Despite what they say in all those Harlequin romances or in the lyrics of those old fashioned love songs, you aren’t drawn to your partner by some mystical force that can’t be explained. Nor the love arrow of some winged brat with his genitals covered who’s got nothing better to do with his life than flitter around all day making people go gaga over each other.
It’s pure biology.
We smell our way to love eternal. It’s not our colognes and perfumes and all the other stuff we use to cover up good old stinky Mother Nature, but those invisible chemicals, such as pheromones, that make us fall in love “at first sight.” It’s not not his chiseled features, strong nose, curly hair or even his manly bulge that make her chemistry go haywire, it’s the fact that she’s ovulating and she sniffs out his high level of testosterone.
Perhaps if Romeo and Juliet had realized that it was all in the nose, one would have said to the other, in the immortal words of that philosopher bully Nelson Muntz on The Simpsons, “Smell ya later.” A lot of high school students would have been grateful that there was one less classic to read.
Instead of “I’m glad I found you,” perhaps Valentine’s Day cards should declare: “I’m glad I smelled your pheromones that day.” Or, "Forget the roses, smell my testosterone."
Of course, that's a sure-fire way to kill a very lucrative holiday (it’s estimated that Americans will spend over $17 billion this year on gifts for their “loved ones."). Americans are strictly smell-phobic when it comes to their bodies.
And no wonder. Advertisers on TV and in magazines have spent decades convincing us that the bacteria in our armpits are our worst enemy. Americans shell out over $2 billion a year to make our pits smell like the great outdoors or the inside of the local flower shop.
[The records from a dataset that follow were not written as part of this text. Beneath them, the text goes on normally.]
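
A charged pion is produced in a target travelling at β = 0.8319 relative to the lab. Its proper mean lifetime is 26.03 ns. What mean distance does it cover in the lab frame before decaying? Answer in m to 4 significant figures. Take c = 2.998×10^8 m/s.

γ = 1/√(1 − 0.8319²) = 1.80204
Dilated lifetime: Δt = γτ₀ = 1.80204 × 26.03 ns = 46.9072 ns
d = vΔt = 0.8319c × 46.9072 ns = 2.49404×10^8 m/s × 4.69072×10^-8 s = 11.70 m

d ≈ 11.70 m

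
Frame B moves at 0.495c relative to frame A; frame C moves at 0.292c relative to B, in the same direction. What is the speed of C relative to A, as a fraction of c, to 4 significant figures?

u ≈ 0.6876c

Compose boost 2: (0.292 + 0.495)/(1 + 0.292×0.495) = 0.7870/1.14454 = 0.6876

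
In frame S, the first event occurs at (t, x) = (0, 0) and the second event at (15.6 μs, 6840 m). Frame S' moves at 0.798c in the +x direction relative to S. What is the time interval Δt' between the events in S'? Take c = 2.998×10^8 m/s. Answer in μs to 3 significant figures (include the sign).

γ = 1/√(1 − 0.798²) = 1.6593
Δt' = γ(Δt − vΔx/c²) = 1.6593 × (15.6 μs − 0.798×6840 m / (2.998×10^8 m/s))
= 1.6593 × (-2.6065 μs) = -4.33 μs

Δt' ≈ -4.33 μs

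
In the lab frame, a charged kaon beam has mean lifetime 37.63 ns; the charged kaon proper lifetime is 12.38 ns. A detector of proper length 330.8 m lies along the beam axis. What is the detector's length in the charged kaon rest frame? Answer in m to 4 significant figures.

L ≈ 108.8 m

Time dilation ⇒ γ = Δt/τ₀ = 37.63/12.38 = 3.03958
Length contraction: L = L₀/γ = 330.8/3.03958 = 108.8 m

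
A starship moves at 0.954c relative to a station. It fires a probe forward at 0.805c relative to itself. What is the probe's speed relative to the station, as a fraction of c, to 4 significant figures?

u ≈ 0.9949c

Relativistic velocity addition: u = (u' + v)/(1 + u'v/c²)
= (0.805 + 0.954)/(1 + 0.805×0.954) = 1.759/1.76797 = 0.9949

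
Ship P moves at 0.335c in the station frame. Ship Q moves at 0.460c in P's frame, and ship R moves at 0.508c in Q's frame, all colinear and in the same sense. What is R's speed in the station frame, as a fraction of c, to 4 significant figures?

Compose boost 2: (0.460 + 0.335)/(1 + 0.460×0.335) = 0.7950/1.15410 = 0.688848
Compose boost 3: (0.508 + 0.688848)/(1 + 0.508×0.688848) = 1.19685/1.34994 = 0.8866

u ≈ 0.8866c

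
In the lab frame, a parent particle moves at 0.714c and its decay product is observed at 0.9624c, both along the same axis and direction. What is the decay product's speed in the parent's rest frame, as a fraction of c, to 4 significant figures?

Inverse velocity addition: u' = (u − v)/(1 − uv/c²)
= (0.9624 − 0.714)/(1 − 0.9624×0.714) = 0.2484/0.312846 = 0.7940

u' ≈ 0.7940c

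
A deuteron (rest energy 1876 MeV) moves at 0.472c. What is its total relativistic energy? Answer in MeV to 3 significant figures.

γ = 1/√(1 − 0.472²) = 1.1343
E = γm₀c² = 1.1343 × 1876 MeV = 2130 MeV

E ≈ 2130 MeV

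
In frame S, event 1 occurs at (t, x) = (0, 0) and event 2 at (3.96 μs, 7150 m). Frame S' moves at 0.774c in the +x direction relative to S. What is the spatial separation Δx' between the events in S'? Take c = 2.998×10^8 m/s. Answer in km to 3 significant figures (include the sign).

Δx' ≈ 9.84 km

γ = 1/√(1 − 0.774²) = 1.5793
Δx' = γ(Δx − vΔt) = 1.5793 × (7150 m − 0.774×(2.998×10^8 m/s)×3.96×10^-6 s)
= 1.5793 × (6231.1 m) = 9.84 km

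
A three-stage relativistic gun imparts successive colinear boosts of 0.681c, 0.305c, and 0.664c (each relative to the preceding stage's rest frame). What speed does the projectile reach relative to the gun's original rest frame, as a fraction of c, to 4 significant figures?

Compose boost 2: (0.305 + 0.681)/(1 + 0.305×0.681) = 0.9860/1.20771 = 0.816425
Compose boost 3: (0.664 + 0.816425)/(1 + 0.664×0.816425) = 1.48042/1.54211 = 0.9600

u ≈ 0.9600c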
Covering those sweat glands comes with another price tag as well: it might actually prevent us from finding our "life partner," since it conceals one of the smells that signals to a potential bedmate that we have a different immune system.
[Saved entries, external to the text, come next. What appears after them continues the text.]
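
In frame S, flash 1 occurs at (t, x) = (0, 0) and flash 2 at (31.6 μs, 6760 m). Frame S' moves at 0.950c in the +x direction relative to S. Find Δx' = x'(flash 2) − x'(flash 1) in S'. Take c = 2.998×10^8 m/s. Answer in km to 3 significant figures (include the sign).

Δx' ≈ -7.17 km

γ = 1/√(1 − 0.950²) = 3.2026
Δx' = γ(Δx − vΔt) = 3.2026 × (6760 m − 0.950×(2.998×10^8 m/s)×31.6×10^-6 s)
= 3.2026 × (-2240.0 m) = -7.17 km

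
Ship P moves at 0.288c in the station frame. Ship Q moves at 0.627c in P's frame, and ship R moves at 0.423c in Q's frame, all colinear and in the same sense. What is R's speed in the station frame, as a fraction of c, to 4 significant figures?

u ≈ 0.9022c

Compose boost 2: (0.627 + 0.288)/(1 + 0.627×0.288) = 0.9150/1.18058 = 0.775045
Compose boost 3: (0.423 + 0.775045)/(1 + 0.423×0.775045) = 1.19805/1.32784 = 0.9022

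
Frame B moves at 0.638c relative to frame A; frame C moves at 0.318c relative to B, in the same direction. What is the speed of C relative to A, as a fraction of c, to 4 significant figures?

Compose boost 2: (0.318 + 0.638)/(1 + 0.318×0.638) = 0.9560/1.20288 = 0.7948

u ≈ 0.7948c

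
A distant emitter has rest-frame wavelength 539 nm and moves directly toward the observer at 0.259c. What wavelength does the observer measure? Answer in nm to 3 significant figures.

λ_obs ≈ 414 nm

Relativistic Doppler: λ_obs = λ_src √((1−β)/(1+β))
= 539 × √(0.74100/1.2590) = 539 × 0.76718 = 414 nm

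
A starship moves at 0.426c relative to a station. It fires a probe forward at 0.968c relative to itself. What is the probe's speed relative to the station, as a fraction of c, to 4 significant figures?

Relativistic velocity addition: u = (u' + v)/(1 + u'v/c²)
= (0.968 + 0.426)/(1 + 0.968×0.426) = 1.394/1.41237 = 0.9870

u ≈ 0.9870c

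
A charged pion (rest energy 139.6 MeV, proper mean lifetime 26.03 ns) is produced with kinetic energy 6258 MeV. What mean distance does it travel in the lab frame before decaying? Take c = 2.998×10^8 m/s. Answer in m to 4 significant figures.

d ≈ 357.5 m

γ = 1 + K/(m₀c²) = 1 + 6258/139.6 = 45.8281
β = √(1 − 1/γ²) = 0.999762
Dilated lifetime: γτ₀ = 45.8281 × 26.03 ns = 1192.90 ns
d = βc·γτ₀ = 0.999762 × (2.998×10^8 m/s) × 1.19290×10^-6 s = 357.5 m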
And one theory of what attracts people to each other says that it’s the difference in our immune systems, not his deep manly voice or the size of her boobs, that makes us want to abandon all reason and take that trip down the aisle and pledge to "love, honor and obey till death do us part."
What's wrong with au naturel? It served humans well for millions of years. The Romans, Egyptians, Babylonians, Mongolians and others had no trouble hooking up, despite the fact that the average person reeked of all sorts of natural smells. The other mammals, too, have never found the need to cover up what exudes from their skin.
Only the killer ape loathes the very smells that give him the thing he cherishes the most.